Aligned with this issue is the firm’s £100m investment in state-of-the-art prefabrication factories, including those at its Explore Industrial Park in Steetley, Nottinghamshire - what it calls “Design for Manufacture and Assembly” (DfMA). The firm listed establishing DfMA “as our core delivery approach” as a key objective in 2012, and an end-to-end review of the business conducted in the same year committed it to increasing its manufacturing capabilities and moving towards using DfMA and off-site manufacturing as standard. Competitors allege the facility is an expensive folly that has not seen the volume of work to justify the investment.
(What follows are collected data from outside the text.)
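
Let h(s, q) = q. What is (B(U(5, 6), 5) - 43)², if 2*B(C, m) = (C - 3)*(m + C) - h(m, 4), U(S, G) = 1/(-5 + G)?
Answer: 2601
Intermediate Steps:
B(C, m) = -2 + (-3 + C)*(C + m)/2 (B(C, m) = ((C - 3)*(m + C) - 1*4)/2 = ((-3 + C)*(C + m) - 4)/2 = (-4 + (-3 + C)*(C + m))/2 = -2 + (-3 + C)*(C + m)/2)
(B(U(5, 6), 5) - 43)² = ((-2 + (1/(-5 + 6))²/2 - 3/(2*(-5 + 6)) - 3/2*5 + (½)*5/(-5 + 6)) - 43)² = ((-2 + (1/1)²/2 - 3/2/1 - 15/2 + (½)*5/1) - 43)² = ((-2 + (½)*1² - 3/2*1 - 15/2 + (½)*1*5) - 43)² = ((-2 + (½)*1 - 3/2 - 15/2 + 5/2) - 43)² = ((-2 + ½ - 3/2 - 15/2 + 5/2) - 43)² = (-8 - 43)² = (-51)² = 2601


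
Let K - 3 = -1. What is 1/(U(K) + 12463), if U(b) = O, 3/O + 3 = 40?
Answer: 37/461134 ≈ 8.0237e-5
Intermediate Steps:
O = 3/37 (O = 3/(-3 + 40) = 3/37 ≈ 0.081081)
K = 2 (K = 3 - 1 = 2)
U(b) = 3/37
1/(U(K) + 12463) = 1/(3/37 + 12463) = 1/(461134/37) = 37/461134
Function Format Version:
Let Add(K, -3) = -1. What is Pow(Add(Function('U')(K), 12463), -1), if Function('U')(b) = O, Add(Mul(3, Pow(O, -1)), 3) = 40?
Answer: Rational(37, 461134) ≈ 8.0237e-5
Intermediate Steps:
O = Rational(3, 37) (O = Mul(3, Pow(Add(-3, 40), -1)) = Mul(3, Pow(37, -1)) = Mul(3, Rational(1, 37)) = Rational(3, 37) ≈ 0.081081)
K = 2 (K = Add(3, -1) = 2)
Function('U')(b) = Rational(3, 37)
Pow(Add(Function('U')(K), 12463), -1) = Pow(Add(Rational(3, 37), 12463), -1) = Pow(Rational(461134, 37), -1) = Rational(37, 461134)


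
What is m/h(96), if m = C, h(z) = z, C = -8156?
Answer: -2039/24 ≈ -84.958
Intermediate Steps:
m = -8156
m/h(96) = -8156/96 = -8156*1/96 = -2039/24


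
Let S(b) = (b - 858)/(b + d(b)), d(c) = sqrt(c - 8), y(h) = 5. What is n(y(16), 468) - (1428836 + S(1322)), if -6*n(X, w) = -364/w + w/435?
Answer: -1953801910957817/1367407710 + 696*sqrt(146)/873185 ≈ -1.4288e+6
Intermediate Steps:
n(X, w) = -w/2610 + 182/(3*w) (n(X, w) = -(-364/w + w/435)/6 = -w/2610 + 182/(3*w))
d(c) = sqrt(-8 + c)
S(b) = (-858 + b)/(b + sqrt(-8 + b)) (S(b) = (b - 858)/(b + sqrt(-8 + b)) = (-858 + b)/(b + sqrt(-8 + b)))
n(y(16), 468) - (1428836 + S(1322)) = (1/2610)*(158340 - 1*468**2)/468 - (1428836 + (-858 + 1322)/(1322 + sqrt(-8 + 1322))) = (1/2610)*(1/468)*(158340 - 1*219024) - (1428836 + 464/(1322 + sqrt(1314))) = (1/2610)*(1/468)*(158340 - 219024) - (1428836 + 464/(1322 + 3*sqrt(146))) = (1/2610)*(1/468)*(-60684) - (1428836 + 464/(1322 + 3*sqrt(146))) = -389/7830 + (-1428836 - 464/(1322 + 3*sqrt(146))) = -11187786269/7830 - 464/(1322 + 3*sqrt(146))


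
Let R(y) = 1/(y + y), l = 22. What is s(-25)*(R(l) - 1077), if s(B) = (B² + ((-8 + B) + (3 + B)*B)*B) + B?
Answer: 584044775/44 ≈ 1.3274e+7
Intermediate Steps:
R(y) = 1/(2*y)
s(B) = B + B² + B*(-8 + B + B*(3 + B)) (s(B) = (B² + ((-8 + B) + B*(3 + B))*B) + B = (B² + (-8 + B + B*(3 + B))*B) + B = (B² + B*(-8 + B + B*(3 + B))) + B = B + B² + B*(-8 + B + B*(3 + B)))
s(-25)*(R(l) - 1077) = (-25*(-7 + (-25)² + 5*(-25)))*((½)/22 - 1077) = (-25*(-7 + 625 - 125))*((½)*(1/22) - 1077) = (-25*493)*(1/44 - 1077) = -12325*(-47387/44) = 584044775/44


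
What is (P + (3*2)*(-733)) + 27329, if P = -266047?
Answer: -243116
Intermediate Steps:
(P + (3*2)*(-733)) + 27329 = (-266047 + (3*2)*(-733)) + 27329 = (-266047 + 6*(-733)) + 27329 = (-266047 - 4398) + 27329 = -270445 + 27329 = -243116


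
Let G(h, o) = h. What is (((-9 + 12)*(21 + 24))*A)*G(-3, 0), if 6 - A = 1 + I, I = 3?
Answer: -810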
The firm denies this, and says output at the plant doubled between 2011 and 2012, though it refuses to state the volume.

Whatever the truth, some rivals and consultants that work with Laing O’Rourke allege the firm tries to press clients into using prefabricated solutions at every opportunity, even when the client expresses no interest. One consultant who works with the firm says: “As an independent consultant, what bothers me is you have to fight them not to use precast concrete, even when it’s not the best solution. It’s like they’ve invested so much [in Steetley] they’ve got to find a use for it.”

Laing O’Rourke again denies this. A spokesperson said: “We seek to offer the most appropriate engineering solution to each project. We are, however, committed to our design for manufacture and assembly philosophy and believe that it will bring far-reaching benefits to the industry.”

With Laing O’Rourke actually growing pre-tax profit in 2012, before exceptional items, Stewart can start her reign by building from a position of strength. But with the pipeline of PFI projects that were once Laing O’Rourke’s bread and butter now largely dried up - the recent £237m Alder Hey Hospital win notwithstanding - and the pipeline of major jobs looking weaker overall, the firm needs to ensure it doesn’t alienate potential clients by a desire to push its bespoke technology.

Who is Anna Stewart?

Anna Stewart, 48, is the woman seen as the closest confidante of Ray O’Rourke for the best part of a decade. A qualified QS, she joined Laing Construction in 1982 as a trainee and came over as part of the 2001 takeover that created Laing O’Rourke. Coming from a building background and with a strong interest in international growth, she was quickly promoted, becoming group commercial director in 2004 and group director of finance and commerce in 2010.

With a reputation as a tough operator relied on heavily by Ray O’Rourke, Stewart has been the constant presence at his side while other senior staff, such as erstwhile chief operating officer Tony Douglas, have fallen by the wayside. Steve Beechey, currently group investment director at Wates but a former head of education at Laing O’Rourke, says: “She is just an incredibly competent and effective individual, without question one of the most impressive people that I’ve dealt with in the industry. She is sharp, gets on with people and can get to the nub of an issue very quickly.”